Charting the way forward
The ISFWP effort grew out of a simple idea and has taken on a life of its own. By combining discussions about accessibility-related technical issues and policy-related teleworking issues, the project has forced most Commonwealth departments to at least consider - if not move to remedy - deficiencies in their current policies.
Efforts to standardize accessibility requirements are not unprecedented. In 1998, amendments to the US Rehabilitation Act of 1973, included in S794(d)(a)(1), imposed accessibility guidelines that forced US government agencies to "ensure, unless an undue burden would be imposed on the department or agency, that the electronic and information technology allows, regardless of the type of medium of the technology . . . individuals with disabilities who are Federal employees to have access to and use of information and data that is comparable to the access to and use of the information and data by Federal employees who are not individuals with disabilities".

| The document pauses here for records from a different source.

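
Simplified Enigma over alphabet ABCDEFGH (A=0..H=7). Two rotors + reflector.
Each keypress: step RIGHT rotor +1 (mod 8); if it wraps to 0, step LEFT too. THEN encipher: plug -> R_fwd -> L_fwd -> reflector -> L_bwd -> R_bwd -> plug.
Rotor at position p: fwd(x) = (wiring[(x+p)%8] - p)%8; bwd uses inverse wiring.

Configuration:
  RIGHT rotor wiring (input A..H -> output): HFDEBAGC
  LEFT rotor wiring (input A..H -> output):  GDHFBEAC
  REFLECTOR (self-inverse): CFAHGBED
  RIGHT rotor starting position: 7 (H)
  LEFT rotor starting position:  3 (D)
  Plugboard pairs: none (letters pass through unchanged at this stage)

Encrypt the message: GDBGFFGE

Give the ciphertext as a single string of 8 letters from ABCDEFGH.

Char 1 ('G'): step: R->0, L->4 (L advanced); G->plug->G->R->G->L->D->refl->H->L'->F->R'->B->plug->B
Char 2 ('D'): step: R->1, L=4; D->plug->D->R->A->L->F->refl->B->L'->H->R'->E->plug->E
Char 3 ('B'): step: R->2, L=4; B->plug->B->R->C->L->E->refl->G->L'->D->R'->H->plug->H
Char 4 ('G'): step: R->3, L=4; G->plug->G->R->C->L->E->refl->G->L'->D->R'->D->plug->D
Char 5 ('F'): step: R->4, L=4; F->plug->F->R->B->L->A->refl->C->L'->E->R'->B->plug->B
Char 6 ('F'): step: R->5, L=4; F->plug->F->R->G->L->D->refl->H->L'->F->R'->C->plug->C
Char 7 ('G'): step: R->6, L=4; G->plug->G->R->D->L->G->refl->E->L'->C->R'->H->plug->H
Char 8 ('E'): step: R->7, L=4; E->plug->E->R->F->L->H->refl->D->L'->G->R'->C->plug->C

Answer: BEHDBCHC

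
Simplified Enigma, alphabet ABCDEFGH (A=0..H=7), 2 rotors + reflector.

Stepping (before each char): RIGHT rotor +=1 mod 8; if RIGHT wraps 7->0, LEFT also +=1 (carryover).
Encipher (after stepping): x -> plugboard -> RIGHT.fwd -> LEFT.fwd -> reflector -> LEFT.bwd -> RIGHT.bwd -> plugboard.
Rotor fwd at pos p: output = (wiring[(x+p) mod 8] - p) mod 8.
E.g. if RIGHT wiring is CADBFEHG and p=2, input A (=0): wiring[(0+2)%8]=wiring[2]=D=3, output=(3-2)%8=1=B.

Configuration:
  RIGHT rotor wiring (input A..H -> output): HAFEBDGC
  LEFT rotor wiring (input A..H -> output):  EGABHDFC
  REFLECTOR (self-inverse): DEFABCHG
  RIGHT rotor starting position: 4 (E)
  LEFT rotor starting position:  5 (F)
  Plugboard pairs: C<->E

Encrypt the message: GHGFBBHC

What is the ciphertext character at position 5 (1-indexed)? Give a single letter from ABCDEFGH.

Char 1 ('G'): step: R->5, L=5; G->plug->G->R->H->L->C->refl->F->L'->C->R'->D->plug->D
Char 2 ('H'): step: R->6, L=5; H->plug->H->R->F->L->D->refl->A->L'->B->R'->C->plug->E
Char 3 ('G'): step: R->7, L=5; G->plug->G->R->E->L->B->refl->E->L'->G->R'->D->plug->D
Char 4 ('F'): step: R->0, L->6 (L advanced); F->plug->F->R->D->L->A->refl->D->L'->F->R'->C->plug->E
Char 5 ('B'): step: R->1, L=6; B->plug->B->R->E->L->C->refl->F->L'->H->R'->A->plug->A

A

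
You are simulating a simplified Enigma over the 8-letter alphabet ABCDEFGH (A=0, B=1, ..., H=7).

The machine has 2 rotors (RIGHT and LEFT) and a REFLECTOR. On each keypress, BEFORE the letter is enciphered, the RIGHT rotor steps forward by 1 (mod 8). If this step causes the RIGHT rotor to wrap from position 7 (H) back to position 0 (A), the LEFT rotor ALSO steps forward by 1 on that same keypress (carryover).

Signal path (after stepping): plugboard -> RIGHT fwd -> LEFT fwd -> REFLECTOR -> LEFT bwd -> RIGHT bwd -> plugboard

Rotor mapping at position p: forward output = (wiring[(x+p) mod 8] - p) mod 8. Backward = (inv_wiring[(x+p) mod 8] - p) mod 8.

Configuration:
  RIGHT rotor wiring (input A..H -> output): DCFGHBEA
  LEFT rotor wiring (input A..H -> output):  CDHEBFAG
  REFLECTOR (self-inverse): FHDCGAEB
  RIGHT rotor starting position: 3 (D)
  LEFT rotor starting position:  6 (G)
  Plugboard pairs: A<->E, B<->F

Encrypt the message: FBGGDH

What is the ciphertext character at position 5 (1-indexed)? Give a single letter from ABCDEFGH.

Char 1 ('F'): step: R->4, L=6; F->plug->B->R->F->L->G->refl->E->L'->C->R'->H->plug->H
Char 2 ('B'): step: R->5, L=6; B->plug->F->R->A->L->C->refl->D->L'->G->R'->D->plug->D
Char 3 ('G'): step: R->6, L=6; G->plug->G->R->B->L->A->refl->F->L'->D->R'->H->plug->H
Char 4 ('G'): step: R->7, L=6; G->plug->G->R->C->L->E->refl->G->L'->F->R'->H->plug->H
Char 5 ('D'): step: R->0, L->7 (L advanced); D->plug->D->R->G->L->G->refl->E->L'->C->R'->B->plug->F

F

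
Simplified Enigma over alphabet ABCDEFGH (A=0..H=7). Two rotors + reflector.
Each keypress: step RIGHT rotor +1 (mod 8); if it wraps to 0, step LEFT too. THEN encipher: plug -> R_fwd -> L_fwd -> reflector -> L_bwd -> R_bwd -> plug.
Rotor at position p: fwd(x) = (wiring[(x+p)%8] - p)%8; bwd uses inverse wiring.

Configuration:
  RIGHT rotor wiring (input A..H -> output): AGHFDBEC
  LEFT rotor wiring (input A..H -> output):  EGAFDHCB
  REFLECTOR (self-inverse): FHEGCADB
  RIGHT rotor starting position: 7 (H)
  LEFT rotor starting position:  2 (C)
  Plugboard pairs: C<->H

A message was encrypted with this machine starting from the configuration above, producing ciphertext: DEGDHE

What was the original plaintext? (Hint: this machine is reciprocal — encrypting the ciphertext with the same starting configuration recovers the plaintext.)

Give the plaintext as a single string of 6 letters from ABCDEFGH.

Char 1 ('D'): step: R->0, L->3 (L advanced); D->plug->D->R->F->L->B->refl->H->L'->D->R'->E->plug->E
Char 2 ('E'): step: R->1, L=3; E->plug->E->R->A->L->C->refl->E->L'->C->R'->D->plug->D
Char 3 ('G'): step: R->2, L=3; G->plug->G->R->G->L->D->refl->G->L'->E->R'->H->plug->C
Char 4 ('D'): step: R->3, L=3; D->plug->D->R->B->L->A->refl->F->L'->H->R'->E->plug->E
Char 5 ('H'): step: R->4, L=3; H->plug->C->R->A->L->C->refl->E->L'->C->R'->F->plug->F
Char 6 ('E'): step: R->5, L=3; E->plug->E->R->B->L->A->refl->F->L'->H->R'->B->plug->B

Answer: EDCEFB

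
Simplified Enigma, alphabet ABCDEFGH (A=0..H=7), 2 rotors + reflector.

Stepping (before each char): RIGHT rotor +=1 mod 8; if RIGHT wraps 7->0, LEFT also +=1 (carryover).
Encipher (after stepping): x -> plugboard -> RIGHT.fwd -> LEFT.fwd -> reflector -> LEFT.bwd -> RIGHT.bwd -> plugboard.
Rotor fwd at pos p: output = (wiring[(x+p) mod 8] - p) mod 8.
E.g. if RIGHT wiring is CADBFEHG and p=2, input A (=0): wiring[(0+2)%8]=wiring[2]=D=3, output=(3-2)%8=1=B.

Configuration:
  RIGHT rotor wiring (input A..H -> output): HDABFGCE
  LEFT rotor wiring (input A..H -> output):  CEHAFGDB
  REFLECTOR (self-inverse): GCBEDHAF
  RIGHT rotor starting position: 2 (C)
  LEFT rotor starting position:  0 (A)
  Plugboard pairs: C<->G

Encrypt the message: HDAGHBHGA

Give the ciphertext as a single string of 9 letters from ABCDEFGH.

Answer: GFEBAGFEE

Derivation:
Char 1 ('H'): step: R->3, L=0; H->plug->H->R->F->L->G->refl->A->L'->D->R'->C->plug->G
Char 2 ('D'): step: R->4, L=0; D->plug->D->R->A->L->C->refl->B->L'->H->R'->F->plug->F
Char 3 ('A'): step: R->5, L=0; A->plug->A->R->B->L->E->refl->D->L'->G->R'->E->plug->E
Char 4 ('G'): step: R->6, L=0; G->plug->C->R->B->L->E->refl->D->L'->G->R'->B->plug->B
Char 5 ('H'): step: R->7, L=0; H->plug->H->R->D->L->A->refl->G->L'->F->R'->A->plug->A
Char 6 ('B'): step: R->0, L->1 (L advanced); B->plug->B->R->D->L->E->refl->D->L'->A->R'->C->plug->G
Char 7 ('H'): step: R->1, L=1; H->plug->H->R->G->L->A->refl->G->L'->B->R'->F->plug->F
Char 8 ('G'): step: R->2, L=1; G->plug->C->R->D->L->E->refl->D->L'->A->R'->E->plug->E
Char 9 ('A'): step: R->3, L=1; A->plug->A->R->G->L->A->refl->G->L'->B->R'->E->plug->E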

Departments face similar requirements to provide public information services in an accessible manner; in both cases, where doing so would impose an "undue burden", the department must provide an alternative means of access. Whether similar legislation is passed in Australia will remain to be seen. In the short term, however, efforts such as ISFWP will push departments towards voluntary compliance in these areas.
Massive policy changes aside, ISFWP has also delivered benefits by opening new channels of dialogue between departments. Through this process alone, FaCS has identified seven principles that can improve the process of managing dialogues between departments (see "Rules of Engagement", below). Regardless of issues raised about telework and accessibility, these principles offer guidance for CIOs who may want to initiate similar discussions in the future.
Just how much change ISFWP is able to promulgate across government will become clear in the long run; whole-of-government efforts are notoriously difficult to maintain. If new communications channels are maintained and the effort's momentum is preserved, the end result could well be a fundamental change in the way accessibility and telework are viewed and managed within the public sector. Employee participation, regular reviews of policies and technologies, and ongoing discourse at senior management levels will all be critical to making this happen.
"Some government agencies have gotten a fair way through this stuff, and others have not," says Mee. "This is all about how we can benefit from the experiences of other agencies, and perhaps look for broader solutions. Communities of Practice often have variable outcomes that depend on the enthusiasm of participants. But if we can make that work well, we will create a forum in which we can drive debate about flexible work practices forward."